European Media Freedom Act : la liberté de la presse en danger ?
Le projet de règlement européen visant à protéger la liberté de la presse et des médias, le « European Media Freedom Act » (Loi européenne sur la liberté des médias), soulève à l’heure actuelle de sérieux doutes quant à l’atteinte de son objectif déclaré. Plusieurs journalistes européens et français alertent, au contraire, sur la mise en danger de la liberté de la presse que ce texte pourrait constituer. Espionnage des journalistes, censure sur les plateformes en ligne, pluralisme de la presse, responsabilité pénale des journalistes… Le champ des inquiétudes est vaste.

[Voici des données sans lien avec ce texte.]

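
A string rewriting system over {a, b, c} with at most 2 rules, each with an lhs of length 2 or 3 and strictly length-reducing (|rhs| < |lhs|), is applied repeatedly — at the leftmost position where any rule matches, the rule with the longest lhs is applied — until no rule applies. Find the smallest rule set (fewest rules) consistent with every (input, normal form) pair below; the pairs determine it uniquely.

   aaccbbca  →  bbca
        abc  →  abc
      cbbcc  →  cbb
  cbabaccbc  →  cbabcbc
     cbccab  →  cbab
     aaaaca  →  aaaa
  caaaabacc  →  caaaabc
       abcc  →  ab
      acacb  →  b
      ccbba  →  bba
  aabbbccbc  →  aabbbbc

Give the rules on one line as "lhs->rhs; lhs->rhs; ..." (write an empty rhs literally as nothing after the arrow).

  | aaccbbca => acbbca => bbca
  | abc
  | cbbcc => cbb
  | cbabaccbc => cbabcbc

ac->; cc->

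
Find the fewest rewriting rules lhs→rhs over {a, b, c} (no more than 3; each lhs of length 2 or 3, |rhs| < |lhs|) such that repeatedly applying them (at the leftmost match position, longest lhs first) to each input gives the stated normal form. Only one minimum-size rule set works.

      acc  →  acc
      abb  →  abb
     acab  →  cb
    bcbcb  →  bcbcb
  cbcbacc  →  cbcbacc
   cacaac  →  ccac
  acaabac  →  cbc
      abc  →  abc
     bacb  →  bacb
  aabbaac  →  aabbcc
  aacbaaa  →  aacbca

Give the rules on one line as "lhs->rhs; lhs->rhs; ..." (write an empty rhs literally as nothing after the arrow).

  | acc
  | abb
  | acab => cb
  | bcbcb

aba->b; aca->c; baa->bc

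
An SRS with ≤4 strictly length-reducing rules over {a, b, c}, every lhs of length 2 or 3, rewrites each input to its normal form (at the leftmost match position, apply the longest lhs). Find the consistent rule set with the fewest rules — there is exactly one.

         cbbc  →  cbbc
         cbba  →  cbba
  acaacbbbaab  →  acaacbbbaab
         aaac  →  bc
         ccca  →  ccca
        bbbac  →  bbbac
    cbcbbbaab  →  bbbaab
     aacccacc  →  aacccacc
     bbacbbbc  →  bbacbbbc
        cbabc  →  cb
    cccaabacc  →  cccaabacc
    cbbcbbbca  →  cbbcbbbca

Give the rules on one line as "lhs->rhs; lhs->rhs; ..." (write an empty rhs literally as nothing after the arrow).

  | cbbc
  | cbba
  | acaacbbbaab
  | aaac => bc

aaa->b; abc->; cbc->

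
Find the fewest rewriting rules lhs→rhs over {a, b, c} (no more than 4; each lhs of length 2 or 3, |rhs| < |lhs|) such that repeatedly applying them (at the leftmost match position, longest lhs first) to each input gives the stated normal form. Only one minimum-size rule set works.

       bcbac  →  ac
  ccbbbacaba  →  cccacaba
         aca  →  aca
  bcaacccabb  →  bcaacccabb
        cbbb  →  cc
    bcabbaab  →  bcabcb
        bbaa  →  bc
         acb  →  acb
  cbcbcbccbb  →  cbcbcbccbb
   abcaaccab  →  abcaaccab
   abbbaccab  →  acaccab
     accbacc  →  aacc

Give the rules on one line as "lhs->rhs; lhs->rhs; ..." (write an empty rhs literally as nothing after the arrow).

  | bcbac => bbac => bac => ac
  | ccbbbacaba => cccacaba
  | aca
  | bcaacccabb

baa->c; bac->ac; bbb->c; cba->ba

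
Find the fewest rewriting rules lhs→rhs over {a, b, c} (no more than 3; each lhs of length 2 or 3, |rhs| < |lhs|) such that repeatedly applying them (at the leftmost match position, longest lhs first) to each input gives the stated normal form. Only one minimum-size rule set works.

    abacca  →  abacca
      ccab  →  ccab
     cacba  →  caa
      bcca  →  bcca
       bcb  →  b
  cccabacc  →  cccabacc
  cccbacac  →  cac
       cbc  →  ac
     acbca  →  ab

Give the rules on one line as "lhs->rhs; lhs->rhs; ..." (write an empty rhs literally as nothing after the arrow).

aca->b; cb->; cbc->ac

  | abacca
  | ccab
  | cacba => caa
  | bcca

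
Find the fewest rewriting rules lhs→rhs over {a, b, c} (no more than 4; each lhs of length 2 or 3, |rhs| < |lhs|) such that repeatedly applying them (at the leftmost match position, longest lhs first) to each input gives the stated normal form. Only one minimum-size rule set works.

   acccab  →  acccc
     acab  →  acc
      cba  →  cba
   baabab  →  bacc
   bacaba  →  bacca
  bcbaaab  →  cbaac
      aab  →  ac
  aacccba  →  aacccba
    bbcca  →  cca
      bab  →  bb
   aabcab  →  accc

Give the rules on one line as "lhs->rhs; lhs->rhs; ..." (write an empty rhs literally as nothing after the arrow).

  | acccab => acccc
  | acab => acc
  | cba
  | baabab => bacab => bacc

ab->c; bab->bb; bc->c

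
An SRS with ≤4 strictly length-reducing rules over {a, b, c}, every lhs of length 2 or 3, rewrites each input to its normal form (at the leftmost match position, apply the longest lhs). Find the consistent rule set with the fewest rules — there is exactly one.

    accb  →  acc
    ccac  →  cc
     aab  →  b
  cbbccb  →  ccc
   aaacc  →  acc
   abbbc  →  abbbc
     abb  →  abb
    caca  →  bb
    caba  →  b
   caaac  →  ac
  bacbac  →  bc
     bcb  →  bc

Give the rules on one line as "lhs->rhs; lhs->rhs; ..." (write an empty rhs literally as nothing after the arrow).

  | accb => acc
  | ccac => cbc => cc
  | aab => b
  | cbbccb => cbccb => cccb => ccc

aa->; ba->; ca->b; cb->c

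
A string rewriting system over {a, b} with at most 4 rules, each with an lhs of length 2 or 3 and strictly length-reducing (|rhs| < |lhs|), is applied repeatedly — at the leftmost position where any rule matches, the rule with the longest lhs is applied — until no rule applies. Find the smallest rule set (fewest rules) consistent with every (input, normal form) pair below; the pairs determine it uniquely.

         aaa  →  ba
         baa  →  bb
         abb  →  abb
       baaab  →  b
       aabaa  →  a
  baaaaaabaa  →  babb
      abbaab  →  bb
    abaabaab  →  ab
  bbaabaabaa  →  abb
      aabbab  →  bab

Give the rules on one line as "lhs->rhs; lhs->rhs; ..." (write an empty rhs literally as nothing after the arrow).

aa->b; bba->; bbb->b

  | aaa => ba
  | baa => bb
  | abb
  | baaab => bbab => b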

◆ Un règlement qui se veut protecteur
Présenté dans sa première version le 16 septembre 2022 par la Commission européenne, le « European Media Freedom Act » (EMFA) jette les bases d’un règlement « établissant un cadre commun pour les services de médias dans le marché intérieur ». Cette proposition, réalisée à la demande du Parlement et du Conseil de l’UE, « met en œuvre l’engagement politique pris par la présidente von der Leyen, qui avait annoncé l’initiative dans son discours sur l’état de l’Union de 2021. La présidente avait alors insisté sur le rôle de l’information en tant que bien public, en reconnaissant que les médias ne sont pas des entreprises comme les autres et que leur indépendance devait être protégée au niveau de l’Union », indique l’exposé des motifs en introduction du texte.

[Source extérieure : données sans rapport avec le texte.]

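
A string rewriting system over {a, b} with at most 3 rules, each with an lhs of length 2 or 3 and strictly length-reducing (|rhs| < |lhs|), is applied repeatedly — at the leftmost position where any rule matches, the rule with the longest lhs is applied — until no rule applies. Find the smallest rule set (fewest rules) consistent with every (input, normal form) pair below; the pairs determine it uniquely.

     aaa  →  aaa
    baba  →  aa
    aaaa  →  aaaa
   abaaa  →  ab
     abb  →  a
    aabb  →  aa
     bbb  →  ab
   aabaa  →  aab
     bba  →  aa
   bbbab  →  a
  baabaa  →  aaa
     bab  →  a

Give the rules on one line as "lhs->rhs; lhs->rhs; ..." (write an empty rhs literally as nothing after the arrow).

  | aaa
  | baba => bba => aa
  | aaaa
  | abaaa => abaa => aba => ab

abb->a; ba->b; bb->a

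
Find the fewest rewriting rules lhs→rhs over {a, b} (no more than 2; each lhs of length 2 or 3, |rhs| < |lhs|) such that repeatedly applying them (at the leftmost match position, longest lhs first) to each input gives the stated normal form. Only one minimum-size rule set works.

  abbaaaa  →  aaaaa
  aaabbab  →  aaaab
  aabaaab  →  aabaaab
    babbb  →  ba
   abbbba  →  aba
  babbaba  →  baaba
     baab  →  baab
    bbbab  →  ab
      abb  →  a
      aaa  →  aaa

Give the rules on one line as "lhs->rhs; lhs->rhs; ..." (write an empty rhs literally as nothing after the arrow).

bb->; bbb->

  | abbaaaa => aaaaa
  | aaabbab => aaaab
  | aabaaab
  | babbb => ba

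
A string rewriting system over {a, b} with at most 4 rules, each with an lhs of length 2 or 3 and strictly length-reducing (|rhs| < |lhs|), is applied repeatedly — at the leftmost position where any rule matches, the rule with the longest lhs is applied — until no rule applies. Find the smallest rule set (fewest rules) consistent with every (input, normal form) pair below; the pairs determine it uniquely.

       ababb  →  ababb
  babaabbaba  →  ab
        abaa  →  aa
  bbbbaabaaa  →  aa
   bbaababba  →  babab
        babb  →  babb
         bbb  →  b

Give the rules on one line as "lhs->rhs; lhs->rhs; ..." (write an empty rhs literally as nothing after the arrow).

  | ababb
  | babaabbaba => baabbaba => abbaba => abba => ab
  | abaa => aa
  | bbbbaabaaa => bbaabaaa => babaaa => baaa => aa

baa->a; bba->b; bbb->b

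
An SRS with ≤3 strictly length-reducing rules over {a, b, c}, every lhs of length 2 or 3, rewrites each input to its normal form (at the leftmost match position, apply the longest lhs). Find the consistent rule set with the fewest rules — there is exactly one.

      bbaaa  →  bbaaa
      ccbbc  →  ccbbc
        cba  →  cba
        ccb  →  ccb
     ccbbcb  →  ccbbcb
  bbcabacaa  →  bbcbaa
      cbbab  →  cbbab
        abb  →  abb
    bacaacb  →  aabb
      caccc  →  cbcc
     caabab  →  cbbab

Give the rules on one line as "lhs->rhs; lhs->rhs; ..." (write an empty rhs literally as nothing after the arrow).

  | bbaaa
  | ccbbc
  | cba
  | ccb

ac->b; bac->a; caa->cb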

◆ Des promesses non tenues ?
A priori, l’intention est louable. Dans son communiqué en date du 21 juin 2023, le Conseil de l’UE rappelle d’ailleurs que ce règlement vise « à préserver la liberté, le pluralisme et l’indépendance des médias au sein de l’Union européenne » et qu’il « répond aux préoccupations croissantes dans l’UE concernant la politisation des médias, ainsi que le manque de transparence autour de la propriété des médias et de l’attribution de la publicité d’État aux fournisseurs de services de médias. Il vise à mettre en place des garanties pour lutter contre l’ingérence politique dans les décisions éditoriales des fournisseurs de services de médias publics ou privés, protéger les journalistes et leurs sources et garantir la liberté et le pluralisme des médias ». Des ambitions qu’on ne peut que saluer !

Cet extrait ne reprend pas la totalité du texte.